我在这里使用字典,因为你希望id号是唯一的,并且如果重复则能够失败。
Also you don't need to generate a list from readlines()
, or use range
to iterate over that list - you can loop on the file
object directly. So something like:
此外,您不需要从readlines()生成列表,或使用范围迭代该列表 - 您可以直接循环文件对象。所以类似于:
customers = {}
with open("accounts.csv", "r") as file: #original file
for i in file:
i = i.strip()
line = i.split(",")
if not line[0] in customers:
customers[line[0]] = BankAccount(line[0], line[1], line[2], line[3])
else:
print("Duplicate!", line)
You can then use customers.values()
if you just need a list of BankAccount
objects.
如果您只需要BankAccount对象列表,则可以使用customers.values()。
#2
0
Your code is almost there. First, your __eq__
method needs to be a bit different: don't try to print anything there, just indicate whether or not the two objects should be considered duplicates. That looks like this:
你的代码几乎就在那里。首先,你的__eq__方法需要有点不同:不要尝试在那里打印任何东西,只是指出这两个对象是否应该被认为是重复的。看起来像这样:
def __eq__(self, other):
return self.account_id == other.account_id
Then you can take advantage of the in
operator to filter your duplicates. Here's an example:
然后,您可以利用in运算符来过滤重复项。这是一个例子:
one = BankAccount(123, 'John', 'Doe', 39.5)
customers = [one]
two = BankAccount(123, 'Fred', 'Smith', 96.2)
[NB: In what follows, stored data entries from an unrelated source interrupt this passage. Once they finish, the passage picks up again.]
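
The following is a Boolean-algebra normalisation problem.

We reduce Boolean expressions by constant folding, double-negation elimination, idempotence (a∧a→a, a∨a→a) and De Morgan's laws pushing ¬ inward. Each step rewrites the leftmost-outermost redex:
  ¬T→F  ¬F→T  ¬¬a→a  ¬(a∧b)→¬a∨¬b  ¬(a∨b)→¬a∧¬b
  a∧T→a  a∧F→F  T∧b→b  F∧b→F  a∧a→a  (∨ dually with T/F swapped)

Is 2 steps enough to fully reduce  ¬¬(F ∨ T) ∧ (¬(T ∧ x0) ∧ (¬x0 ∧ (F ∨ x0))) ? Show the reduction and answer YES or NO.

  start: ¬¬(F ∨ T) ∧ (¬(T ∧ x0) ∧ (¬x0 ∧ (F ∨ x0)))
  step 1: (F ∨ T) ∧ (¬(T ∧ x0) ∧ (¬x0 ∧ (F ∨ x0)))
  step 2: T ∧ (¬(T ∧ x0) ∧ (¬x0 ∧ (F ∨ x0)))

Answer: NO — after 2 steps the term is T ∧ (¬(T ∧ x0) ∧ (¬x0 ∧ (F ∨ x0))), not yet normal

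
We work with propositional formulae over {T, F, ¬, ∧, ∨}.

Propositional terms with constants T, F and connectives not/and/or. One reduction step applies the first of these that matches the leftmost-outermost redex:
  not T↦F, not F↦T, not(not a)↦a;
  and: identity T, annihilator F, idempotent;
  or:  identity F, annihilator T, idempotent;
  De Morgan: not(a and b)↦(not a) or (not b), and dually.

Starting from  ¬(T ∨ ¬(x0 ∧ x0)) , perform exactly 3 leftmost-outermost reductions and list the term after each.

Answer: after 3 steps: F

Working:
  start: ¬(T ∨ ¬(x0 ∧ x0))
  step 1: ¬T ∧ ¬¬(x0 ∧ x0)
  step 2: F ∧ ¬¬(x0 ∧ x0)
  step 3: F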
assert(two in customers) # This is true
The last step is to add a check to your for loop before adding a new customer to your list:
最后一步是在将新客户添加到列表之前向for循环添加一个检查:
customers = []
for i in range(1,len(contents)):
line = contents[i].split(",") #splits each line into four elements
account = BankAccount(line[0], line[1], line[2], line[3])
if account in customers:
print("Duplicate account: {}".format(account.id))
else:
customers.append(account)
Note that there are plenty of other ways to achieve your goal, and some of them are probably more efficient, but I wanted to show you a solution that was very close to what you already had.
请注意,还有很多其他方法可以实现您的目标,其中一些可能更有效,但我想向您展示一个非常接近您已有的解决方案。
One more note: your __str__
method doesn't quite work either - you need to change self.account_id
to str(self.account_id)
. Once you do that you can change the "Duplicate account" message above to print("Duplicate account: {}".format(account))
so you get more information.
还有一点需要注意:你的__str__方法也不起作用 - 你需要将self.account_id更改为str(self.account_id)。完成后,您可以更改上面的“重复帐户”消息进行打印(“重复帐户:{}”。格式(帐户)),以便获得更多信息。